Anyway, the Pico Iyer book is about the breakdown, and yet the continued existence, of the barriers between those worlds–the one that is spanned by a kind of meta-culture, and the ones that exist in isolation from one another. It’s a fascinating look at the kind of wonderful-freedom and terrifying-anomie that can coexist in a person who is living just that little bit further into the future than most of us, the bit of the future where nationstates really look like discomfiting, narrowminded abstractions, where borders seem to look more like conventional abstractions than useful laws, where “Who are you?” is a question that depends largely on context, and where identity is necessarily fluid because, after all, the rest of the world simply hasn’t caught up to living that way yet. At least, that’s what it looks like, 40 pages in.

It seems to be so largely bound up in our relationships with technology.

Ah, technology. There’s a truck somewhere in the neighborhood that’s vending something, I’m not sure what. It’s too far from my home for me to guess what the guy’s selling, but not too far for me to be annoyed by the droning of the voice blasting from his truck. Sometimes I wish that would be made illegal, that disturbance of the peace.

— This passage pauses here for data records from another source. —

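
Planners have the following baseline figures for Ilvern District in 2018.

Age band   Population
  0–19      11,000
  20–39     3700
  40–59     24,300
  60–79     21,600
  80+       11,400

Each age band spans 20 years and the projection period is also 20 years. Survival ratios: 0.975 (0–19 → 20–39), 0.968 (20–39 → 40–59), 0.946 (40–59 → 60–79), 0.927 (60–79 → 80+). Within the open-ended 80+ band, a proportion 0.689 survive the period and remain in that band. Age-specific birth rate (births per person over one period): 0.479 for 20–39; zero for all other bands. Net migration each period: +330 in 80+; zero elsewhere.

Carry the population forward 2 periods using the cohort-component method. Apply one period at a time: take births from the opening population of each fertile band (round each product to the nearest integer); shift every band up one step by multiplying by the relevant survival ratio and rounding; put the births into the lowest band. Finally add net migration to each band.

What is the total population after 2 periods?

61711

Call the groups 1 to 5, youngest first.
Period 1.
Births: 3700 × 0.479 = 1772
Group 2: 11000 × 0.975 = 10725
Group 3: 3700 × 0.968 = 3582
Group 4: 24300 × 0.946 = 22988
Group 5: 21600 × 0.927 + 11400 × 0.689 = 20023 + 7855 = 27878
Net migration: Group 5 + 330 → 28208
End of period: [1772, 10725, 3582, 22988, 28208]
Period 2.
Births: 10725 × 0.479 = 5137
Group 2: 1772 × 0.975 = 1728
Group 3: 10725 × 0.968 = 10382
Group 4: 3582 × 0.946 = 3389
Group 5: 22988 × 0.927 + 28208 × 0.689 = 21310 + 19435 = 40745
Net migration: Group 5 + 330 → 41075
End of period: [5137, 1728, 10382, 3389, 41075]
Total after period 2: 5137 + 1728 + 10382 + 3389 + 41075 = 61711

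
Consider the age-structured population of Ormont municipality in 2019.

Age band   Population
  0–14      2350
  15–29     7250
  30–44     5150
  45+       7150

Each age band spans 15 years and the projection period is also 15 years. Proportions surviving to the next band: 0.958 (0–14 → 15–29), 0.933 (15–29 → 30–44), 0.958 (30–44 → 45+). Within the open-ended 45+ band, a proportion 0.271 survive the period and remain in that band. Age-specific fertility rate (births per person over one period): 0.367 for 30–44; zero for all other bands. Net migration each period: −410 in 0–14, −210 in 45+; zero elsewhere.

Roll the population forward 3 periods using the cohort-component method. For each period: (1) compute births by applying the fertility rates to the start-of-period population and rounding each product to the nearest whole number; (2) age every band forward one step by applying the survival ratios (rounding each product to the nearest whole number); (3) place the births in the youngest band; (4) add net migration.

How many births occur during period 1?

1890

After projecting period 1:
Births: 5150 × 0.367 = 1890
15–29: 2350 × 0.958 = 2251
30–44: 7250 × 0.933 = 6764
45+: 5150 × 0.958 + 7150 × 0.271 = 4934 + 1938 = 6872
Net migration: 0–14 − 410 → 1480; 45+ − 210 → 6662
Population now: 0–14=1480, 15–29=2251, 30–44=6764, 45+=6662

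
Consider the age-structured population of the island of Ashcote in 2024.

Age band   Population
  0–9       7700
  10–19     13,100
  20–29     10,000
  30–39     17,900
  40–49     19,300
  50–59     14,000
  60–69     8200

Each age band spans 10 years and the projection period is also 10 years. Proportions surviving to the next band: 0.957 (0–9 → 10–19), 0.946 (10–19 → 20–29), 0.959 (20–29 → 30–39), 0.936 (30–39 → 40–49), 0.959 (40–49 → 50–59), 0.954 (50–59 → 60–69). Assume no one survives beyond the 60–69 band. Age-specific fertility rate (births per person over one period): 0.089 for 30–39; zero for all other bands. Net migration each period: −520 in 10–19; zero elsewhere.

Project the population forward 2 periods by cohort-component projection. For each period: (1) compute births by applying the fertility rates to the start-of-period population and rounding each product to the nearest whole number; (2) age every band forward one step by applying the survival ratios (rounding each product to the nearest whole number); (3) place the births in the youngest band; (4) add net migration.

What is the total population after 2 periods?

62924

After projecting period 1:
Births: 17900 × 0.089 = 1593
10–19: 7700 × 0.957 = 7369
20–29: 13100 × 0.946 = 12393
30–39: 10000 × 0.959 = 9590
40–49: 17900 × 0.936 = 16754
50–59: 19300 × 0.959 = 18509
60–69: 14000 × 0.954 = 13356
Net migration: 10–19 − 520 → 6849
Population now: 0–9=1593, 10–19=6849, 20–29=12393, 30–39=9590, 40–49=16754, 50–59=18509, 60–69=13356
After projecting period 2:
Births: 9590 × 0.089 = 854
10–19: 1593 × 0.957 = 1525
20–29: 6849 × 0.946 = 6479
30–39: 12393 × 0.959 = 11885
40–49: 9590 × 0.936 = 8976
50–59: 16754 × 0.959 = 16067
60–69: 18509 × 0.954 = 17658
Net migration: 10–19 − 520 → 1005
Population now: 0–9=854, 10–19=1005, 20–29=6479, 30–39=11885, 40–49=8976, 50–59=16067, 60–69=17658
Total after period 2: 854 + 1005 + 6479 + 11885 + 8976 + 16067 + 17658 = 62924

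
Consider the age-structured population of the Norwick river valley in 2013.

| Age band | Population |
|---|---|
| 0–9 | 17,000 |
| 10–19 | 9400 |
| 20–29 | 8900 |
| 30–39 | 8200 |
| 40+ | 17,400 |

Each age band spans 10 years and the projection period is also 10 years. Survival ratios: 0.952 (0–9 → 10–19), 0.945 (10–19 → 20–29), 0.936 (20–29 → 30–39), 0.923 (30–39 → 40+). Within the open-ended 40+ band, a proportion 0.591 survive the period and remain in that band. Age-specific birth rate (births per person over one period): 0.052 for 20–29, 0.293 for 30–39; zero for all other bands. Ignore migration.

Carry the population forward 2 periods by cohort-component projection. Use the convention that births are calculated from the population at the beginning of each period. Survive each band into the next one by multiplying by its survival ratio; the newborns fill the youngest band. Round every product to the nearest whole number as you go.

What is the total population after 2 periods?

— Period 1 —
Births: 8900 * 0.052 = 463  |  8200 * 0.293 = 2403 — total 2866
10–19: 17000 * 0.952 = 16184
20–29: 9400 * 0.945 = 8883
30–39: 8900 * 0.936 = 8330
40+: 8200 * 0.923 + 17400 * 0.591 = 7569 + 10283 = 17852
Population now: 0–9=2866, 10–19=16184, 20–29=8883, 30–39=8330, 40+=17852
— Period 2 —
Births: 8883 * 0.052 = 462  |  8330 * 0.293 = 2441 — total 2903
10–19: 2866 * 0.952 = 2728
20–29: 16184 * 0.945 = 15294
30–39: 8883 * 0.936 = 8314
40+: 8330 * 0.923 + 17852 * 0.591 = 7689 + 10551 = 18240
Population now: 0–9=2903, 10–19=2728, 20–29=15294, 30–39=8314, 40+=18240
Total after period 2: 2903 + 2728 + 15294 + 8314 + 18240 = 47479

47479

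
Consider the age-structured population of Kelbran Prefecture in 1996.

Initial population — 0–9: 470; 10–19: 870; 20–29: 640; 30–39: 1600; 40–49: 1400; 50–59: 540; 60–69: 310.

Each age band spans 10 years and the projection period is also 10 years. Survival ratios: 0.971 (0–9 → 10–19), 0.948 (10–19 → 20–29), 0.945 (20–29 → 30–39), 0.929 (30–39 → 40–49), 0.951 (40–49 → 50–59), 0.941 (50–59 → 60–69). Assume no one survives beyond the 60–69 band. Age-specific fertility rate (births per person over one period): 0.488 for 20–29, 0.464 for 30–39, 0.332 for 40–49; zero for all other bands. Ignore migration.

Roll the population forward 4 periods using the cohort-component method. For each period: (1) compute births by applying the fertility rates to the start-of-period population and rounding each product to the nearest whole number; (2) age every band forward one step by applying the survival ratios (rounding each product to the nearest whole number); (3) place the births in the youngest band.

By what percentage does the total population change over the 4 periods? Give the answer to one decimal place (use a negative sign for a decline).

After projecting period 1:
Births: 640 * 0.488 = 312 ; 1600 * 0.464 = 742 ; 1400 * 0.332 = 465 ⇒ total 1519
10–19: 470 * 0.971 = 456
20–29: 870 * 0.948 = 825
30–39: 640 * 0.945 = 605
40–49: 1600 * 0.929 = 1486
50–59: 1400 * 0.951 = 1331
60–69: 540 * 0.941 = 508
End of period: [1519, 456, 825, 605, 1486, 1331, 508]
After projecting period 2:
Births: 825 * 0.488 = 403 ; 605 * 0.464 = 281 ; 1486 * 0.332 = 493 ⇒ total 1177
10–19: 1519 * 0.971 = 1475
20–29: 456 * 0.948 = 432
30–39: 825 * 0.945 = 780
40–49: 605 * 0.929 = 562
50–59: 1486 * 0.951 = 1413
60–69: 1331 * 0.941 = 1252
End of period: [1177, 1475, 432, 780, 562, 1413, 1252]
After projecting period 3:
Births: 432 * 0.488 = 211 ; 780 * 0.464 = 362 ; 562 * 0.332 = 187 ⇒ total 760
10–19: 1177 * 0.971 = 1143
20–29: 1475 * 0.948 = 1398
30–39: 432 * 0.945 = 408
40–49: 780 * 0.929 = 725
50–59: 562 * 0.951 = 534
60–69: 1413 * 0.941 = 1330
End of period: [760, 1143, 1398, 408, 725, 534, 1330]
After projecting period 4:
Births: 1398 * 0.488 = 682 ; 408 * 0.464 = 189 ; 725 * 0.332 = 241 ⇒ total 1112
10–19: 760 * 0.971 = 738
20–29: 1143 * 0.948 = 1084
30–39: 1398 * 0.945 = 1321
40–49: 408 * 0.929 = 379
50–59: 725 * 0.951 = 689
60–69: 534 * 0.941 = 502
End of period: [1112, 738, 1084, 1321, 379, 689, 502]
Total: 5830 → 5825; change = -5; percentage change = -0.1%

-0.1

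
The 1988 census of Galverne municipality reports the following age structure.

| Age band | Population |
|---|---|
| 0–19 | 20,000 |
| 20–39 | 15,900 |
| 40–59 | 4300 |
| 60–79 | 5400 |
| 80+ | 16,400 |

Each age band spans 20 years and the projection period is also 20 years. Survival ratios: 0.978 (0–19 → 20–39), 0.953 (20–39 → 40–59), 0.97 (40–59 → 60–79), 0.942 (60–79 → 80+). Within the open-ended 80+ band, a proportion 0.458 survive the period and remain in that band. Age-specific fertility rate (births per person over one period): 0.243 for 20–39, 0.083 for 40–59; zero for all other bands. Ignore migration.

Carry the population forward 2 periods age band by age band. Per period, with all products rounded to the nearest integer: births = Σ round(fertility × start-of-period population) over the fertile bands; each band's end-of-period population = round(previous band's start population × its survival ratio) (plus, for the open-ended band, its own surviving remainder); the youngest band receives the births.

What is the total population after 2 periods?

53177

After projecting period 1:
Births: 15900 × 0.243 = 3864  |  4300 × 0.083 = 357 — total 4221
20–39: 20000 × 0.978 = 19560
40–59: 15900 × 0.953 = 15153
60–79: 4300 × 0.97 = 4171
80+: 5400 × 0.942 + 16400 × 0.458 = 5087 + 7511 = 12598
→ [4221, 19560, 15153, 4171, 12598]
After projecting period 2:
Births: 19560 × 0.243 = 4753  |  15153 × 0.083 = 1258 — total 6011
20–39: 4221 × 0.978 = 4128
40–59: 19560 × 0.953 = 18641
60–79: 15153 × 0.97 = 14698
80+: 4171 × 0.942 + 12598 × 0.458 = 3929 + 5770 = 9699
→ [6011, 4128, 18641, 14698, 9699]
Total after period 2: 6011 + 4128 + 18641 + 14698 + 9699 = 53177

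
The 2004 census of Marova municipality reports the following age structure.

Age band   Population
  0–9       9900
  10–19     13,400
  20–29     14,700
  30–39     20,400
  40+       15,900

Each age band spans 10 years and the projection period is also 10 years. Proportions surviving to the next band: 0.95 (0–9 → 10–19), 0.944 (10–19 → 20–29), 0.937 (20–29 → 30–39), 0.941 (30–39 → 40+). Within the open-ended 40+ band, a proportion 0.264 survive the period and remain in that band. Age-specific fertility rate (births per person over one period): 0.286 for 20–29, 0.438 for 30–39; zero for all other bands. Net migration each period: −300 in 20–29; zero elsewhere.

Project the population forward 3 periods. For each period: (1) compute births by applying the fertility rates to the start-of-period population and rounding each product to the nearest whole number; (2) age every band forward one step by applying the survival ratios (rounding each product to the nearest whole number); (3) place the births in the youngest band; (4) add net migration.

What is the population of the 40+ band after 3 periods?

[period 1]
Births: 14700 × 0.286 = 4204 ; 20400 × 0.438 = 8935 — total 13139
10–19: 9900 × 0.95 = 9405
20–29: 13400 × 0.944 = 12650
30–39: 14700 × 0.937 = 13774
40+: 20400 × 0.941 + 15900 × 0.264 = 19196 + 4198 = 23394
Net migration: 20–29 − 300 → 12350
End of period: [13139, 9405, 12350, 13774, 23394]
[period 2]
Births: 12350 × 0.286 = 3532 ; 13774 × 0.438 = 6033 — total 9565
10–19: 13139 × 0.95 = 12482
20–29: 9405 × 0.944 = 8878
30–39: 12350 × 0.937 = 11572
40+: 13774 × 0.941 + 23394 × 0.264 = 12961 + 6176 = 19137
Net migration: 20–29 − 300 → 8578
End of period: [9565, 12482, 8578, 11572, 19137]
[period 3]
Births: 8578 × 0.286 = 2453 ; 11572 × 0.438 = 5069 — total 7522
10–19: 9565 × 0.95 = 9087
20–29: 12482 × 0.944 = 11783
30–39: 8578 × 0.937 = 8038
40+: 11572 × 0.941 + 19137 × 0.264 = 10889 + 5052 = 15941
Net migration: 20–29 − 300 → 11483
End of period: [7522, 9087, 11483, 8038, 15941]

15941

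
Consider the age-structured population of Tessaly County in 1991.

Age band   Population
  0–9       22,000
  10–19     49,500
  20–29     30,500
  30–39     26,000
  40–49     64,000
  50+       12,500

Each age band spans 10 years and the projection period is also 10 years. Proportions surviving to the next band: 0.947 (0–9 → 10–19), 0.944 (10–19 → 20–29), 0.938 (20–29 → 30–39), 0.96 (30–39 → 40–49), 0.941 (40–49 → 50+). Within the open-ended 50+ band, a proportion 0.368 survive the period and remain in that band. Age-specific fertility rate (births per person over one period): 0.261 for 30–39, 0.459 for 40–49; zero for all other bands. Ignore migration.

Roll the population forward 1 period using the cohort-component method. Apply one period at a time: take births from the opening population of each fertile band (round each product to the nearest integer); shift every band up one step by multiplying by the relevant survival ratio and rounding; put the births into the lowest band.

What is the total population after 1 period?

— Period 1 —
Births: 26000 × 0.261 = 6786 ; 64000 × 0.459 = 29376 → total 36162
10–19: 22000 × 0.947 = 20834
20–29: 49500 × 0.944 = 46728
30–39: 30500 × 0.938 = 28609
40–49: 26000 × 0.96 = 24960
50+: 64000 × 0.941 + 12500 × 0.368 = 60224 + 4600 = 64824
→ [36162, 20834, 46728, 28609, 24960, 64824]
Total after period 1: 36162 + 20834 + 46728 + 28609 + 24960 + 64824 = 222117

222117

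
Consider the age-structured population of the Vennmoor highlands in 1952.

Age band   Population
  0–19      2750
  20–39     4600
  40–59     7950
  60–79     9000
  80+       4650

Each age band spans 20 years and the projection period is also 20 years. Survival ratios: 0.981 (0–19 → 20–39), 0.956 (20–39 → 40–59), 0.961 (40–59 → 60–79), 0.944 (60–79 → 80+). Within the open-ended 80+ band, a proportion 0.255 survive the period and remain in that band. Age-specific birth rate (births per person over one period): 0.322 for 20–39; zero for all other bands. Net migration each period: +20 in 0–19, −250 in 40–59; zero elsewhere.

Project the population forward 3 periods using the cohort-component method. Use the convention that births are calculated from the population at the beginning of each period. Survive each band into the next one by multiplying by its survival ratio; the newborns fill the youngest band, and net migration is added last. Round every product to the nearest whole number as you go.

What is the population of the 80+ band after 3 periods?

Numbering the groups 1..5 from youngest to oldest:
After projecting period 1:
Births: 4600 * 0.322 = 1481
Group 2: 2750 * 0.981 = 2698
Group 3: 4600 * 0.956 = 4398
Group 4: 7950 * 0.961 = 7640
Group 5: 9000 * 0.944 + 4650 * 0.255 = 8496 + 1186 = 9682
Net migration: Group 1 + 20 → 1501; Group 3 − 250 → 4148
End of period: [1501, 2698, 4148, 7640, 9682]
After projecting period 2:
Births: 2698 * 0.322 = 869
Group 2: 1501 * 0.981 = 1472
Group 3: 2698 * 0.956 = 2579
Group 4: 4148 * 0.961 = 3986
Group 5: 7640 * 0.944 + 9682 * 0.255 = 7212 + 2469 = 9681
Net migration: Group 1 + 20 → 889; Group 3 − 250 → 2329
End of period: [889, 1472, 2329, 3986, 9681]
After projecting period 3:
Births: 1472 * 0.322 = 474
Group 2: 889 * 0.981 = 872
Group 3: 1472 * 0.956 = 1407
Group 4: 2329 * 0.961 = 2238
Group 5: 3986 * 0.944 + 9681 * 0.255 = 3763 + 2469 = 6232
Net migration: Group 1 + 20 → 494; Group 3 − 250 → 1157
End of period: [494, 872, 1157, 2238, 6232]

6232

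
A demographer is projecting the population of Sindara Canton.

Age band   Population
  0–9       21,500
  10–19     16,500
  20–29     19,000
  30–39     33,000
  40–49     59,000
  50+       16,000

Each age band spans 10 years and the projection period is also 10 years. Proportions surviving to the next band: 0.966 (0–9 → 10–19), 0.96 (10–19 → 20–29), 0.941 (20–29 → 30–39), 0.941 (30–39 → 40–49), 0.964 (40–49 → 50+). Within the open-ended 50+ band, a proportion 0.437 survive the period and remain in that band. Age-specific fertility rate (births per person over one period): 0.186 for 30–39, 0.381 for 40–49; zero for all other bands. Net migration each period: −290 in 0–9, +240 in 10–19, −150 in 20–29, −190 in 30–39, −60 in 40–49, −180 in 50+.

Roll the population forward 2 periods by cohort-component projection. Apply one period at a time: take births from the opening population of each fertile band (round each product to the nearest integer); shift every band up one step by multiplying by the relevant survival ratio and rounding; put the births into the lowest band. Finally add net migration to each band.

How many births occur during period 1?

— Period 1 —
Births: 33000 × 0.186 = 6138 ; 59000 × 0.381 = 22479 → total 28617
10–19: 21500 × 0.966 = 20769
20–29: 16500 × 0.96 = 15840
30–39: 19000 × 0.941 = 17879
40–49: 33000 × 0.941 = 31053
50+: 59000 × 0.964 + 16000 × 0.437 = 56876 + 6992 = 63868
Net migration: 0–9 − 290 → 28327; 10–19 + 240 → 21009; 20–29 − 150 → 15690; 30–39 − 190 → 17689; 40–49 − 60 → 30993; 50+ − 180 → 63688
→ [28327, 21009, 15690, 17689, 30993, 63688]

28617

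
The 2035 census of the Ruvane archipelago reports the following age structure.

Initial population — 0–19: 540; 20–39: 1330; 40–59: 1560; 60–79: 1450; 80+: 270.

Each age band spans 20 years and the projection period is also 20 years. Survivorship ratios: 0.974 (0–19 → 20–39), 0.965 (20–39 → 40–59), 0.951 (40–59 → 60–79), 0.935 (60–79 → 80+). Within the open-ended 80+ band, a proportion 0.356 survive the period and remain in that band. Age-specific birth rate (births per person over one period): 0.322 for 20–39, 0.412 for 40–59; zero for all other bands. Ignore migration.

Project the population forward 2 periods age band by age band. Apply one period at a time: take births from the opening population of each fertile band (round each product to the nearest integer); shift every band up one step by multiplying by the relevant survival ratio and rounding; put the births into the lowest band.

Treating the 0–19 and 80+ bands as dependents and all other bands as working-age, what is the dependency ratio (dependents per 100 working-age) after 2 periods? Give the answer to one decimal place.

After projecting period 1:
Births: 1330 × 0.322 = 428, 1560 × 0.412 = 643 ⇒ total 1071
20–39: 540 × 0.974 = 526
40–59: 1330 × 0.965 = 1283
60–79: 1560 × 0.951 = 1484
80+: 1450 × 0.935 + 270 × 0.356 = 1356 + 96 = 1452
Population now: 0–19=1071, 20–39=526, 40–59=1283, 60–79=1484, 80+=1452
After projecting period 2:
Births: 526 × 0.322 = 169, 1283 × 0.412 = 529 ⇒ total 698
20–39: 1071 × 0.974 = 1043
40–59: 526 × 0.965 = 508
60–79: 1283 × 0.951 = 1220
80+: 1484 × 0.935 + 1452 × 0.356 = 1388 + 517 = 1905
Population now: 0–19=698, 20–39=1043, 40–59=508, 60–79=1220, 80+=1905
Dependents (band 0–19 + band 80+) = 698 + 1905 = 2603; working-age = 2771; ratio = 2603/2771 × 100 = 93.9

93.9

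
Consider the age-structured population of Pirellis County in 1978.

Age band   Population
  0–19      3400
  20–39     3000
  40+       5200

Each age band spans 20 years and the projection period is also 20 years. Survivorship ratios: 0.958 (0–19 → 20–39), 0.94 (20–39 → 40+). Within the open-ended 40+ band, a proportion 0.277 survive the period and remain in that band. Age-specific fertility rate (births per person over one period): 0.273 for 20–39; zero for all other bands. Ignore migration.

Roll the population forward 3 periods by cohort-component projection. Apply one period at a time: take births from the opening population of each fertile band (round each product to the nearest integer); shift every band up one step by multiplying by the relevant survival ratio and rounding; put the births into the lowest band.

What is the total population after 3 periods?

Period 1.
Births: 3000 × 0.273 = 819
20–39: 3400 × 0.958 = 3257
40+: 3000 × 0.94 + 5200 × 0.277 = 2820 + 1440 = 4260
→ [819, 3257, 4260]
Period 2.
Births: 3257 × 0.273 = 889
20–39: 819 × 0.958 = 785
40+: 3257 × 0.94 + 4260 × 0.277 = 3062 + 1180 = 4242
→ [889, 785, 4242]
Period 3.
Births: 785 × 0.273 = 214
20–39: 889 × 0.958 = 852
40+: 785 × 0.94 + 4242 × 0.277 = 738 + 1175 = 1913
→ [214, 852, 1913]
Total after period 3: 214 + 852 + 1913 = 2979

2979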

It’s strange what gets done with technology, in societies where the rules of public conduct, and the sense of what is good for everyone collectively, are different.

But before I even finished writing the paragraph above, the droning cut out and the fellow moved his truck on to the next little neighbourhood, and now, I’m left with only the faraway clanging of construction, so far off that sometimes the sound of the wind in the branches of trees outside overwhelms it.

I should go… I have student meetings in a couple of hours, and need to get over to the gym today.